“Existing Control Agreement” shall mean (i) that certain Securities Account Control Agreement dated as of March 15, 2022 (as amended, restated, waived, supplemented and/or otherwise modified from time to time) among the Issuer, as the debtor, U.S. Bank Trust Company, National Association, as the secured party, and U.S. Bank National Association, as the securities intermediary and (ii) that certain Deposit Account and Sweep Investment Control Agreement dated as of March 15, 2022 (as amended, restated, waived, supplemented and/or otherwise modified from time to time) among the Issuer, the Parent, U.S. Bank Trust Company, National Association, as the secured party, and Wells Fargo Bank, National Association, as the bank.
“General Intangibles” has the meaning specified in Article 9 of the New York UCC and includes corporate or other business records, indemnification claims, contract rights (including rights under leases, whether entered into as lessor or lessee, swap agreements and other agreements), goodwill, registrations, franchises, tax refund claims and any guarantee, claim, security interest or other security held by or granted to any Grantor, as the case may be, to secure payment by an Account Debtor of any of the Accounts.

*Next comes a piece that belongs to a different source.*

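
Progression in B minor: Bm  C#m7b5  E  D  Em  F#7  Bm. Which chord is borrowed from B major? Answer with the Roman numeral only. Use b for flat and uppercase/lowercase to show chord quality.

In B minor (with V from harmonic minor) the diatonic chords are Bm, C#dim, D, Em, F#, G, A. Of the given chords, Bm, C#m7b5, D, Em and F#7 are diatonic. E (E–G#–B) doesn't fit — on degree 4 B minor would have Em (iv). E is the degree-4 chord of B major, so it is the borrowed IV.

IV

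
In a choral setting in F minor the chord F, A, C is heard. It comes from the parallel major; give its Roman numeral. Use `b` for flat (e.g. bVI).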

“Grantor” has the meaning assigned to such term in the preamble hereto.
“Guarantee” shall have the meaning given to such term in the Note Purchase Agreement.
“Insurance” means (i) all insurance policies covering any or all of the Collateral (regardless of whether the Collateral Agent is the loss payee thereof) and (ii) key man life insurance policies, if any.

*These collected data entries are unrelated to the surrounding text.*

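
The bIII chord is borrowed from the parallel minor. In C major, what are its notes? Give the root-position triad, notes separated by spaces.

Scale degree 3 in C major is E. bIII uses the lowered form, Eb, taken from C minor. Building the major chord from the parallel minor on Eb: Eb–G–Bb.

Eb G Bb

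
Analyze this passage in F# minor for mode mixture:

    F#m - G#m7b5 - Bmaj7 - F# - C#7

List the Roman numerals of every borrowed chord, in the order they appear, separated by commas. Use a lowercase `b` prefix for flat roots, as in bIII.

IVmaj7, I

F# minor has the diatonic set F#m, G#dim, A, Bm, C#, D, E (with V from harmonic minor). Of the given chords, F#m, G#m7b5 and C#7 are diatonic. Bmaj7 (B–D#–F#–A#) is not: scale degree 4 in F# minor carries Bm (iv). In F# major the chord on that degree is Bmaj7, so here it functions as IVmaj7, borrowed from the parallel major. But F# (F#–A#–C#) is foreign: the diatonic i on degree 1 is F#m, whereas F# comes from F# major. It is labeled I.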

“Intellectual Property” means any and all intellectual and similar property of every kind and nature now owned or hereafter acquired by any Grantor and arising under the laws of the United States or any other country, including inventions, designs, Patents, Copyrights, Licenses, Trademarks, trade secrets, confidential or proprietary technical and business information, know-how, show-how or other data or information, software and databases and all embodiments or fixations thereof and related documentation, registrations and franchises, and all additions, improvements, income, fees, royalties, damages, claims and payments now and hereafter due and/or payable with respect to any of the foregoing, rights to sue for past, present and future infringement, misappropriation or other violations of the foregoing, and accessions to, and books and records describing or used in connection with, any of the foregoing.

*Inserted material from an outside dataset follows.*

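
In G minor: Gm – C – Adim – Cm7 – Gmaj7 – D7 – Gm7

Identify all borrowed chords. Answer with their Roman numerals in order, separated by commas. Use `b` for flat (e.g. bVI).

IV, Imaj7

The diatonic triads in G minor (with V from harmonic minor) are Gm, Adim, Bb, Cm, D, Eb, F. Of the given chords, Gm, Adim, Cm7, D7 and Gm7 are diatonic. But C (C–E–G) is foreign: the diatonic iv on degree 4 is Cm, whereas C comes from G major. It is labeled IV. But Gmaj7 (G–B–D–F#) is foreign: the diatonic i on degree 1 is Gm, whereas Gmaj7 comes from G major. It is labeled Imaj7.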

“Intellectual Property Collateral” means Collateral consisting of Intellectual Property.
“Intercompany Note” shall mean an intercompany a promissory note, dated as of March 15, 2022 (as amended and restated as of the date hereof), executed and delivered by the Grantors.
“Issuer” has the meaning assigned to such term in the preamble hereto.
“License” means any Patent License, Trademark License, Copyright License or other license or sublicense agreement relating to Intellectual Property to which any Grantor is a party.
“Material Real Property” means any fee owned or ground leased real property (including any REO Assets that are not pledged in connection with any Permitted Warehouse Indebtedness or any Permitted Securitization Indebtedness) owned by the Issuer or the Parent, as applicable, with a fair market value in excess of $5,000,000 (at the Closing Date or, with respect to real property acquired after the Closing Date, at the time of acquisition, in each case, as reasonably estimated by the Issuer in good faith in accordance with GAAP).